I saw on Talking Points memo’s DC Wire that Senator Tom Harkin is sounding out Republican colleagues on a potential compromise for the Employee Free Choice Act, according to Roll Call. The Republican leadership will certainly try to filibuster this bill, and Democrats do not currently have 60 votes in favor. Some weaselly Democrats who voted for the EFCA in 2007 (knowing President Bush would veto it) are hedging now. In addition, Republican Senator Arlen Specter, who has supported the EFCA in the past, has flipped on the issue in light of a primary challenge from the right.

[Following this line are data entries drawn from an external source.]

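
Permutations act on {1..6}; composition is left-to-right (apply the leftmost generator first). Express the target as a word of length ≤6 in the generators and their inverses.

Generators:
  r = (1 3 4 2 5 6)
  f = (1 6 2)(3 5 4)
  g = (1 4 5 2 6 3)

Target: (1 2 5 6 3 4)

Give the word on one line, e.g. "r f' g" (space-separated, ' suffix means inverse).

  after f: (1 6 2)(3 5 4)
  after f: (1 2 6)(3 4 5)
  after g: (1 6 4 2 3 5)
  after f: (1 2 5 6 3 4)

f f g f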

CEOs from three companies (Costco, Whole Foods and Starbucks) proposed a compromise on the EFCA recently. Harkin and other leading Democrats are not willing to accept that proposal for various reasons. For one thing, it would not include binding arbitration.
Earlier this month, Harkin had an excellent response to Republican critics who say we can’t afford to help labor unions now:
“In 1935, we passed the Wagner Act that promoted unionization and allowed unions to flourish, and at the time we were at around 20 percent unemployment. So tell me again why we can’t do this in a recession?” said Sen. Tom Harkin (D-Iowa), invoking the pro-labor changes of the New Deal. “This is the time to do it. This is exactly the time we should be insisting on a fairer playing field for people to organize themselves.”
The Center for American Progress Action Fund created this outstanding web page supporting the Employee Free Choice Act. You’ll find many useful resources there, including a basic overview of what the EFCA would and would not do and an interactive map showing why unions are good for workers and the economy.
I clicked on Iowa and learned, “Union workers in Iowa make 8.40 percent ($1.48 per hour) more than non-union workers, on average.” (Click here and scroll down the page to see how the Center for Economic Policy Research calculated those figures.) Higher wages are not only good for individual families, they boost the economy as a whole consumer spending drives so much economic activity.
I am pessimistic about the prospects for passing the EFCA this year, but I give Harkin credit for trying to find a compromise that would still make it significantly easier for workers to form unions.